Yes, even if you know who the commenter is, and you know he is that eternal you know what. This absolutely does not mean you have to get on your knees and politely turn the other cheek when you get slapped. We are not holy, only human (at least, I am, and I don’t like to be slapped).

Then how do you respond? You listen, first of all. As a former sales manager, a long time ago, I always used to let an angry customer express his frustration whatever way he wanted (unless he started getting really personal or even dangerously aggressive).

Once he stopped shouting out his frustration because one of “my” sales guys had done this or that, or there was a problem with a product or shipment, I asked if we could talk now and find a solution.

From disgruntled customer to loyal customer

When the answer was “no”, I used to let raging a bit longer and repeated the same question. If the customer insisted on not wanting to find a constructive solution, then that was his free choice.

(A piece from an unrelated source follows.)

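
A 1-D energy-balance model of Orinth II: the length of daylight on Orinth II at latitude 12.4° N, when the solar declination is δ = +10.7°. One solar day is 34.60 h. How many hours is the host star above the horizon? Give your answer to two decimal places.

17.76 h

cos H₀ = −tan φ · tan δ = −tan(+12.4°) × tan(+10.700°) = -0.0415, so H₀ = 1.6124 rad = 92.38°.
Daylight = 2H₀/(2π) × 34.60 h = (1.6124/π) × 34.60 = 17.76 h.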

I have to admit I was twenty years younger then and that, when coming home, I needed to go jogging or to have a good glass of whatever.

If I was in the same position as back then, being who I am now, I would probably tell him to get out, kick a few times against a wall and come back when he could behave normally. But then again, I have no business anymore nor do I work for one. 

I am afraid that most of you don’t have that luxury, at least if you want to keep your customer or see an angered customer as a potential loyal customer.

And on social networks it is the same. 

So here are some things you absolutely should try to avoid (the first one being letting someone like me deal with customer service) when encountering online “reputation threats”.

Ignoring what people are saying about you online

This is a big mistake which should be avoided at all cost. Criticism gives you a tremendous opportunity to know your shortcomings (I know mine, do you know yours?) and work towards improving them. Of course you also reply to criticism so that people know your side of the story as well. But in a rational way…

Trying to respond to every criticism

This is another mistake which should be avoided. Not every criticism presents a balanced picture. It is therefore better not to waste time responding to each and every criticism.

Making threats

If there is a review published which you know does not carry any facts and is false do not react angrily and threaten the reviewer. The comment and criticism is rarely personal so don’t take it personal. Do not make the mistake to think that your disgruntled customer or the negative reviewer has the full picture (and neither do you).

Focusing on the negative

While replying to comments most people waste lot of their effort in emphasizing the negativity in the criticism. They would do well to accept the criticism and highlight how they can solve the issue and what their USP is. So try to be constructive. Hell, why not make that another USP: “we solve stuff”.

Taking it personal

Negative comments anywhere can prove to be disastrous. Don’t take it personal (unless you’re 100% sure it is). If you are like me and have had your share of complaining people and are more sensitive to it: ask for another job.

Forgetting that respect and trust is earned

This is the most glaring mistake made. No matter how efficiently ‘online reputation’ is managed, respect and trust are earned and can never be managed. It is therefore important that integrity is maintained and commitments fulfilled so that one can gain trust and reputation from people.

And, yes, you will make a mistake now and then. Don’t try to be perfect, you’re not. And if you get in discussions to deep for your own good: take a break. And there is always that wall you can kick.